WHO REALLY NEEDS A MINISTERIAL 'SCREENING'?
The biggest thing on national television this week were the live ministerial screenings. Even if you were not a politician and (even if you were) not interested, I doubt that you could have ignored or missed the three day screenings. Except of course, you are a fan of Barcelona Football Club who thinks that a 2-away goal draw is as good as a UEFA Champions League semi-final ticket. Or you are an unwavering Red Devil who's salivating at the bloody massacre of Bayern at Old Trafford, come the return match. Gunners, kwenu! Let's not go there.
I'm decidedly not doing sports (football to some people) today. Let's talk about the ministerial screenings, instead. Just to warn you, this is a Good Friday Special which means that you shouldn't take anything too seriously.
But is there any way to write about the screenings without sounding like a broken record? I mean the last time a ministerial screening was televised; it was a major story on this page, although it was written by a very angry young Nigerian man. He couldn't get over the seeming lack of seriousness in the way that screening was conducted. Many had prayed that the National Assembly would somehow be the last hope of the common man in that our elected representatives would, going with the general mood in the country, help us weed out undeserving appointees. So, what changed this time around?

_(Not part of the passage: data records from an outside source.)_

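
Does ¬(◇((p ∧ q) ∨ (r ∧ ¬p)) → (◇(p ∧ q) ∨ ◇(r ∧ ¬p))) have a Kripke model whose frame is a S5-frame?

Unsatisfiable (every branch closes)

1. ¬(◇((p ∧ q) ∨ (r ∧ ¬p)) → (◇(p ∧ q) ∨ ◇(r ∧ ¬p))), 0
2. ◇((p ∧ q) ∨ (r ∧ ¬p)), 0
3. ¬(◇(p ∧ q) ∨ ◇(r ∧ ¬p)), 0
4. ¬◇(p ∧ q), 0
5. ¬◇(r ∧ ¬p), 0
6. ¬(p ∧ q), 0
7. ¬(r ∧ ¬p), 0
8. ¬q, 0
9. p, 0
10. (p ∧ q) ∨ (r ∧ ¬p), 1
11. ¬(p ∧ q), 1
12. ¬(r ∧ ¬p), 1
13. r ∧ ¬p, 1
14. r, 1
15. ¬p, 1
16. ¬q, 1
17. p, 1
Accessibility: 0R0, 0R1, 1R0, 1R1
Branch closes: p and ¬p both at 1.
Every branch closes; the branch above is one of them.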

It's not clear why we really like to hope against all hope. If people were expectant during the first half of this administration, even more was expected from Acting President Goodluck Jonathan, such that by the time he came round to dissolving the highly compromised cabinet, expectations that Nigeria was finally going to get 'good' ministers were at an all time high.
Then it dawned on all that the cabinet was likely going to be made from 'tired wood' although I don't agree with those who say we shouldn't have expected a miracle because Jonathan didn't get to power through some revolution or in the most transparent manner. After all, as Dr. Ngige showed in Anambra State, you can rise above any Okija shrine or electoral wuruwuru to become a hero. I'm sure millions of people thank God and Bola Tinubu for the AC primaries which left many AC governorship aspirants dissatisfied, but which thrust Fashola as governor on Lagos State.
Anyhow, with no help from the other side of Aso Villa, it left the senate in the role of the 'redeemer.' Beginning from Monday March 29, the Senate took the unprecedented step of sitting on a Monday and postponed their Easter break, just to conclude the screening of the ministerial nominees in time for speedy swearing in.
Unfortunately, I missed out on the juicy bits. I would've loved to watch the Akunyili 'Inquisition' which would make a nice Nollywood movie: The Nominee vs. The Cabal, directed by Teco Benson or Tarila Thompson. I have no need to repeat the 'You cooked for the first lady' and other gibberish. Especially because as at the time of writing this, Akunyili had been confirmed by the Senate as a ministerial nominee. And in any case, she's no pushover as she's capable of matching any roforofo, having showed that she may have been missing the adrenalin-pumping action from her former job as NAFDAC DG.
However, I have a few highpoints/observations even though I watched day two and three of the screenings in a hair salon which is not a bad place when you think of it. You'll get first hand reaction from fellow Nigerians, to begin with. Also, because it's not really that conducive, you may be saved from actually 'hearing' the more boring nominees.
In spite of the fact that one oversabi male patron insisted the volume had to be turned up because: 'I want to hear everything.' But thanks to PHCN which also acted as a nice moderator, light came on and off at sometimes very good interludes like when Miss Josephine Tapgun came on. An assistant director at the youth ministry, she came prepared to give a long boring lecture. Just at the right time, NEPA struck and before alternative power was restored, she had gone!
I was initially put off by the 'paddy paddy' atmosphere in the senate although I had to thank God my job didn't involve actually sitting through some of the nominees' speeches. Some of these people couldn't sell themselves! How will they then sell a ministry they've just got acquainted? And some had no idea of the real issues.
Otherwise, how could someone have said the problem in education was due to the youths' lack of interest in education? Do we have the capacity to provide adequate university education? What's happened to those who went to school against all odds only to end up with no jobs? I have a few direct relatives in this position to know. Yes, there are probably some young people who don't like reading and teachers who should be tapping palm wine in my village but in the position we are now, those are not the real issues, at least not what a minister should be tackling- right now.
Of course, there were those like Sanusi Daggash who was gungo-ho and had enough 'swagga' for the entire cabinet. He was very conscious of the fact that he was about to 'make history' simply because the same government where he was asked to leave was now inviting him back. Hmmm. He also said he 'knew 96 senators personally'… I'm sleepy as I write, so, bear with me.